A bacia possui muitos pântanos com funções sociais, econômicas e culturais. Eles fornecem um ambiente produtivo para agricultura, aquicultura, pesca de captura, produtos aquáticos não pesqueiros e atividade turística.

As áreas úmidas naturais atenuam as inundações, impedindo desastres na estação das monções. Graças ao desenvolvimento de manguezais nas áreas costeiras, eles evitam a erosão e capturam os nutrientes que contribuem para a produtividade agrícola e da pesca.

Além disso, as áreas úmidas urbanas e peri-urbanas filtram as águas residuais agrícolas, industriais e municipais antes de voltarem ao Mekong.

Principais cidades por onde passa

O rio Mekong é um dos pilares do desenvolvimento econômico e social de uma população aproximada de 60 milhões de pessoas, que vivem e dependem do rio para sobreviver.

Este gigante do sudeste da Ásia toca as capitais de dois dos territórios que atravessa: Vientiane, capital do Laos; e Phnom Penh, capital do Camboja e sua maior cidade.
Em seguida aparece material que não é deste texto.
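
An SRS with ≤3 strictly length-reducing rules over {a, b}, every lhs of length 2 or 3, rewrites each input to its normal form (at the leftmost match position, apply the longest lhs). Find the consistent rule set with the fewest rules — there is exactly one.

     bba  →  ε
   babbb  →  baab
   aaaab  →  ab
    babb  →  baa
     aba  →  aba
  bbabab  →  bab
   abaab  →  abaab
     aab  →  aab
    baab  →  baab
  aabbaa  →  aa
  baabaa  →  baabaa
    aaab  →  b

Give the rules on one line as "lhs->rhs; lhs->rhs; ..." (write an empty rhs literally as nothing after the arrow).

aaa->; abb->aa; bba->

  | bba => ε
  | babbb => baab
  | aaaab => ab
  | babb => baa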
As águas do Mekong banham Cai Be, uma cidade localizada no sul do Vietnã, com um pequeno e pitoresco mercado flutuante que representa uma de suas principais atrações turísticas. Ao sul do Vietnã, o Mekong também interpreta Vinh Long, exibindo uma arquitetura colonial francesa. Seus canais e sua proximidade com Ho Chi Minh (capital do Vietnã) fazem dele um próspero centro de ecoturismo na região.

No delta está Cu Lao Gieng, uma ilha que vale a pena visitar por sua riqueza arquitetônica que contrasta com a selva circundante. Perto da fronteira com o Camboja, também atravessa Chau Doc, uma das cidades mais multiculturais do Vietnã.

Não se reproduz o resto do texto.